View or edit on GitHub
This page is synchronized from doc/Pandas.md. Last modified on 2025-12-09 00:30 CET by Trase Admin.
Please view or edit the original file there; changes should be reflected here after a midnight build (CET time),
or manually triggering it with a GitHub action (link).
Pandas
Here are a few tips to make Pandas more robust and readable!
Always prefer column operations to iterrows and friends
Pandas is exceptionally fast if you do operations on columns.
You also usually find that your code is shorter, more readable, and less prone to ordering bugs if you stick to working on whole columns.
The Series class has a huge range of functions that you can run: check them out!
Avoid NaNs
Missing data in Pandas dataframes, and NaNs in Python generally, are very weird objects.
Their behaviour is often unclear or surprising (see The Weird World of Missing Values in Pandas).
Another example is that NaN is never equal to NaN, except when using pd.merge.
It's best to avoid them!
They can often creep in if you use pd.read_csv: unless you explicitly tell it not to it will try to auto-detect missing values; which is particularly sad for Norway with ISO code "NA"!
Always pass keep_default_na=False in to this function.
Avoid auto-detection
It is generally better to be explicit than try to infer behaviour from the data.
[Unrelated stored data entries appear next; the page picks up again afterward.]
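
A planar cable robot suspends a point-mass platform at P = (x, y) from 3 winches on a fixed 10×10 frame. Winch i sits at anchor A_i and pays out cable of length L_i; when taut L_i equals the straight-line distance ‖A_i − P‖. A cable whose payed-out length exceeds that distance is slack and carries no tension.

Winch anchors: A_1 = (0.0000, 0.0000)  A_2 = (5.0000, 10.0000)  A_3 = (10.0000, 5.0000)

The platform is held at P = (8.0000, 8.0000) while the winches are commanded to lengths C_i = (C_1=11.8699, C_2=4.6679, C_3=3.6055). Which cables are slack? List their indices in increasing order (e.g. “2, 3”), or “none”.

cable 1: L_1 = ‖A_1−P‖ = 11.3137;  C_1 = 11.8699 → slack
cable 2: L_2 = ‖A_2−P‖ = 3.6056;  C_2 = 4.6679 → slack
cable 3: L_3 = ‖A_3−P‖ = 3.6056;  C_3 = 3.6055 → taut

1, 2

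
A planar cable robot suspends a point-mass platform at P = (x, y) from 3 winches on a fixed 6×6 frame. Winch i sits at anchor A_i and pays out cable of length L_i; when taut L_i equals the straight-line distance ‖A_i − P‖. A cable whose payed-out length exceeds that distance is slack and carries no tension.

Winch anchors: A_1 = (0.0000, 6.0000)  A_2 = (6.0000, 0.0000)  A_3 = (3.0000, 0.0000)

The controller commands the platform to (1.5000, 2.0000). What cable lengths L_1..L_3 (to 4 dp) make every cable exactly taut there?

(4.2720, 4.9244, 2.5000)

cable 1: Δx=-1.5000, Δy=4.0000; L_1 = √(Δx²+Δy²) = 4.2720
cable 2: Δx=4.5000, Δy=-2.0000; L_2 = √(Δx²+Δy²) = 4.9244
cable 3: Δx=1.5000, Δy=-2.0000; L_3 = √(Δx²+Δy²) = 2.5000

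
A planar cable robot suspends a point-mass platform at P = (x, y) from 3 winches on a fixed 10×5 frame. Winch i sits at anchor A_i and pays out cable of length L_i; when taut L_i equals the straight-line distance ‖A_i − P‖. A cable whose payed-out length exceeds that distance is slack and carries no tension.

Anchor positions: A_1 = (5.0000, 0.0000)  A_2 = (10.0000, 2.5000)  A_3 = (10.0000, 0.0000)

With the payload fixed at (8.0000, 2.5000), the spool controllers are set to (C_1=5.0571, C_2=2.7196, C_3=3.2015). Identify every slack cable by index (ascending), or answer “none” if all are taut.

cable 1: √((-3.0000)²+(-2.5000)²)=3.9051, C_1=5.0571: slack
cable 2: √((2.0000)²+(0.0000)²)=2.0000, C_2=2.7196: slack
cable 3: √((2.0000)²+(-2.5000)²)=3.2016, C_3=3.2015: taut

1, 2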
This is more robust to errors and easier to read. That means:
- Do not auto-detect encodings in code: instead pass it in explicitly e.g.
pd.read_csv(encoding=latin-1, ...) - Do not auto-detect CSV separators: pass it in explicitly e.g.
pd.read_csv(sep=",", ...) - Do not auto-detect missing values: handle these cases in your code explicitly
- Do not auto-detect types: cast explicitly to the types are you are expecting
- Explicitly select the columns you are expecting rather than just reading them all in, e.g.
pd.read_csv(usecols=["country"], ...)
If you use pd.read_csv or similar, always stick to these defaults:
df = pd.read_csv(filename, sep=";", dtype=str, encoding="latin-1", keep_default_na=False, usecols=["exporter", "vol"])
df = df[df["exporter"] != "NA"].copy()
df = df.astype({"vol": int})
Also see our documentation on CSV Files in Trase.
Learn to use groupby and merge
They will make your code a lot faster and readable!